Imagine having to wait nine years to overtake a world record, only to be snatched back from you inside 200 days. Matthew Hayden, the former Australia opener, was on the top of the cricketing world, when he pummelled 380 against Zimbabwe, and in the process, overtook Brian Lara as the highest individual score in Test Cricket.

But Hayden’s crown did not last long as The Prince of Trinidad became the first batsman in history to reclaim a world record when on April 12, 2004 exactly 16 years ago produced scored brought up an unbeaten 400 against England at St John, Antigua to quite literally re-write the record books.

In 1994, it was at this very venue, against the same opponent, that Lara had surpassed Gary Sobers’ 365 with a pull off Chris Lewis that raced away to the boundary. In 2004, Lara was 35, with his best days behind him. England already 3-0 ahead in the series, with Lara himself going through a rough patch, scoring just 100 runs from six innings in the series.

Yet, on a placid surface, against a decent England attack, Lara batted on and produced yet another marathon innings. A little tentative to begin with, Lara was made to hope and fend against Steve Harmison’s barrage of bouncers. He was yet to score a run when a close caught behind call was turned down by Darren Hair, who co-incidentally was the umpire during Lara’s 375. Lara survived and never looked back.

Lara batted for 778 minutes, scoring 43 boundaries and four sixes. Chris Gayle’s 69 off 80 and Ramnaresh Sarwan’s 90 were reduced to nit even afterthoughts in front of what Lara was on his way to achieving. With a sweep off Gareth Batty, who had to bear the batsman’s wrath the most, Lara complete the single, helmet coming off, followed by an ecstatic leap in the air and a kiss planted on the surface. He had taken 185 days to reclaim his record back from Hayden.

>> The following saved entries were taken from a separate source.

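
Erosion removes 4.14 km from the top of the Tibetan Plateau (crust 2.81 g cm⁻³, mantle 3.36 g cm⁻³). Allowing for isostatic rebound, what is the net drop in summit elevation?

0.678 km

Rebound u = e ρ_c/ρ_m = 4.14 km × 2.81/3.36 = 3.462 km.
Net surface drop = e − u = 4.14 km − 3.462 km = e (ρ_m − ρ_c)/ρ_m = 0.678 km.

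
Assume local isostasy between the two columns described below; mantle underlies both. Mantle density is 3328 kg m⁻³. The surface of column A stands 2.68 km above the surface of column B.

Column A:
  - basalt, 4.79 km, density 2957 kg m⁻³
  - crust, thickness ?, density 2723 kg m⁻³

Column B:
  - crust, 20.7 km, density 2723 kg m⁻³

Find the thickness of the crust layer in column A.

32.5 km

Take the compensation level at the base of the deeper column (depth z_c below the surface of column A) and equate Σ ρ_i t_i down to z_c; mantle fills any gap and the z_c terms cancel.
Column A: 4.79×2957 + x×2723 + (z_c − 4.79 − x)×3328
Column B: 2.68×0 + 20.7×2723 + (z_c − 2.68 − 20.7)×3328
The z_c×3328 term appears on both sides and cancels. Collect the known terms of each column as K = Σ(ρt)_known − 3328 × (depth of known layers): K_A = 14164.03 − 3328×4.79 = −1777.09; K_B = 56366.1 − 3328×(2.68 + 20.7) = −21442.54.
Balance: K_A − x×(3328 − 2723) = K_B, so x = (K_A − K_B)/(3328 − 2723) = 19665.5/605 = 32.5 km.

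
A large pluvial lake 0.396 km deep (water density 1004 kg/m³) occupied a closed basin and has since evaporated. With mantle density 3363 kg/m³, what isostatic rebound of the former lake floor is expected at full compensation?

u = d ρ_w/ρ_m = 0.396 km × 1004/3363 = 0.118 km.

0.118 km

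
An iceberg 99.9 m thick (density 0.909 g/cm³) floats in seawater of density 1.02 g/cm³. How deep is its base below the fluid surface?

Draft d = t ρ_obj/ρ_fluid = 99.9 m × 0.909/1.02 = 89 m.

89 m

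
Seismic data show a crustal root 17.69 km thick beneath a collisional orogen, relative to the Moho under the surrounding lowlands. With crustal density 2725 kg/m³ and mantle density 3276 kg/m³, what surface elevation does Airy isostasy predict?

By Archimedes' principle applied to the lithosphere: ρ_c h = (ρ_m − ρ_c) r.
h = r (ρ_m − ρ_c) / ρ_c = 17.69 km × (3276 − 2725) / 2725 = 3.58 km.

3.58 km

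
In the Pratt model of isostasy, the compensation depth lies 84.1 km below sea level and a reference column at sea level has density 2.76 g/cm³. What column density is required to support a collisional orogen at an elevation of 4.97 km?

2.61 g/cm³

Pratt balance: ρ_ref D = ρ (D + h).
ρ = ρ_ref D/(D + h) = 2.76 × 84.1 km/(84.1 km + 4.97 km) = 2.61 g/cm³.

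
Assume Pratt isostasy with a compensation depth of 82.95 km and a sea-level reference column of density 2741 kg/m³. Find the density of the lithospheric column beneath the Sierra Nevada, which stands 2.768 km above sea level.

2650 kg/m³

Pratt balance: ρ_ref D = ρ (D + h).
ρ = ρ_ref D/(D + h) = 2741 × 82.95 km/(82.95 km + 2.768 km) = 2650 kg/m³.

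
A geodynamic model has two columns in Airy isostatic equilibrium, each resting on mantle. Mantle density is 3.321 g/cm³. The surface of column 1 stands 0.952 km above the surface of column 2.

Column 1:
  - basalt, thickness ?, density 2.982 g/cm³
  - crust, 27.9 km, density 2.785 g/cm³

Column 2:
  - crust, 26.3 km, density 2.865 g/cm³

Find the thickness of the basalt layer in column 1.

Take the compensation level at the base of the deeper column (depth z_c below the surface of column 1) and equate Σ ρ_i t_i down to z_c; mantle fills any gap and the z_c terms cancel.
Column 1: x×2.982 + 27.9×2.785 + (z_c − 27.9 − x)×3.321
Column 2: 0.952×0 + 26.3×2.865 + (z_c − 0.952 − 26.3)×3.321
The z_c×3.321 term appears on both sides and cancels. Collect the known terms of each column as K = Σ(ρt)_known − 3.321 × (depth of known layers): K_1 = 77.7015 − 3.321×27.9 = −14.9544; K_2 = 75.3495 − 3.321×(0.952 + 26.3) = −15.154392.
Balance: K_1 − x×(3.321 − 2.982) = K_2, so x = (K_1 − K_2)/(3.321 − 2.982) = 0.199992/0.339 = 0.59 km.

0.59 km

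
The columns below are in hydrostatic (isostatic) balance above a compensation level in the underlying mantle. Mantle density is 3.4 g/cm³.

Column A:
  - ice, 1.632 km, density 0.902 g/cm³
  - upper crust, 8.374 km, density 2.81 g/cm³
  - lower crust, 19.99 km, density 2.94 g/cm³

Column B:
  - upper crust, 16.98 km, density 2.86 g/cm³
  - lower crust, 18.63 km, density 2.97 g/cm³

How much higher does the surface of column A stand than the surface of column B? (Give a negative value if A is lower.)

0.304 km

For any compensation level in the mantle, the mantle terms cancel and isostasy reduces to e = (Σt_A − Σt_B) − (Σ(ρt)_A − Σ(ρt)_B) / ρ_m.
Σt_A = 29.996 km; Σt_B = 35.61 km; Σ(ρt)_A = 83.773604; Σ(ρt)_B = 103.8939 (in km·g/cm³).
e = (29.996 − 35.61) − (83.773604 − 103.8939) / 3.4 = 0.304 km.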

He and Ridley Jacobs had put on an unbeaten 282 runs for the fifth wicket with the wicketkeeper batsman scoring a century himself. In a decision that raised quite a few eyebrows, Lara did not close the innings overnight. West Indies carried on, Lara and Jacobs continuing to stretch the innings. Lara hinted at going for 750, the highest England had ever conceded and eventually declared at 751.

West Indies gave themselves a good chance of finishing 1-3 after bowling England out cheaply for 285 in the first innings, despite a free-wheeling hundred from Andrew Flintoff, and with Pedro Collins and Tino Best sharing seven wickets. However, following on, England were much better as they grinded West Indies’ bowling into the mat. Michael Vaughan scored 160 and he and Marcus Trescothick batted 57 overs together to put on 182 for the first wicket. The England captain stayed put for 347 minutes to score 140 and the visitors batted out the final day losing only 5 wickets.